[please see below for answer]
I am using preg_match_all to extract Hashtags from strings,for example:
#tree#ztdf #n4# night
contains hashtags: tree, ztdf, n4, night
Strings can be any language with any characters, even emojis. Therefore, I enabled the utf-8 flag (/u) in my preg_match_all
:
preg_match_all('/#([\pL\p{Mn}]+)/u', $media_caption, $matches);
However, some characters are wrongly matched by their byte sequences:
I read that this is a problem with preg_match_all, utf-8 encoding and php here. I also tried to add the additional utf-8 flag (*UTF8) from pcre:
preg_match_all('(*UTF8)/#([\p{L}\p{Mn}]+)/u', $media_caption, $matches)
.. but then I am getting this error
syntax error, unexpected 'Enabled' T-flag
Anyone knows how I can extract #hashtags with any utf-8 character using preg_match_all
?
[Edit]
Ok.. another day, back to the problem: so I realized yesterday, the garbled characters I got after json_decode() are only from looking at the output with Windows command line, which can't handle UTF8. Today I run the program using Git Bash Console and
- it shows the input to preg_match_all just looking fine in UTF8.
- after this, also no problems: str_replace(array("\r\n", "\r", "\n",","), ";", $media_caption);
(replace all linebreaks)
- and no problems after this: preg_replace('
!\s+!u', ' ', $media_caption);
(replace multiple space characters with only one)
- now the funny part: it even looks fine after this: preg_match_all('/#([\p{L}\p{Mn}]+)/u', $media_caption, $matches);
For example, var_dump for the following string is this in Git Bash:
string(15) "presadebuendía"
.. but in written csv/txt it is this: presadebuend㮡
while this Embalse de Buendía
is correctly written to the file.
I am currently looking into parts of my code that may mess with character encoding during data processing.
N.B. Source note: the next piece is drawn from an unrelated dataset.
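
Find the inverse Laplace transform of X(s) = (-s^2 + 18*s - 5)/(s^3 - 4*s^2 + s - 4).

3*exp(4*t) + 2*sin(t) - 4*cos(t)

Factor the denominator: s^3 - 4*s^2 + s - 4 = (s - 4)*(s^2 + 1).
Partial fraction decomposition gives [3/(s - 4)] + [-4*s/(s^2 + 1)] + [2/(s^2 + 1)].
Invert each term: 3/(s - 4) ↔ 3e^(4t); -4·s/(s^2 + 1) ↔ -4cos(t); 2·1/(s^2 + 1) ↔ 2sin(t).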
So far, I have tried:
header('Content-Encoding: UTF-8');
header('Content-type: text/csv; charset=UTF-8');
mb_internal_encoding("UTF-8");
and replacing fopen with this function:
function utf8_fopen_read($fileName) {
$fc = iconv('windows-1250', 'utf-8', file_get_contents($fileName));
$handle=fopen("php://memory", "rw");
fwrite($handle, $fc);
fseek($handle, 0);
return $handle;
}
.. but none of this solved the issue.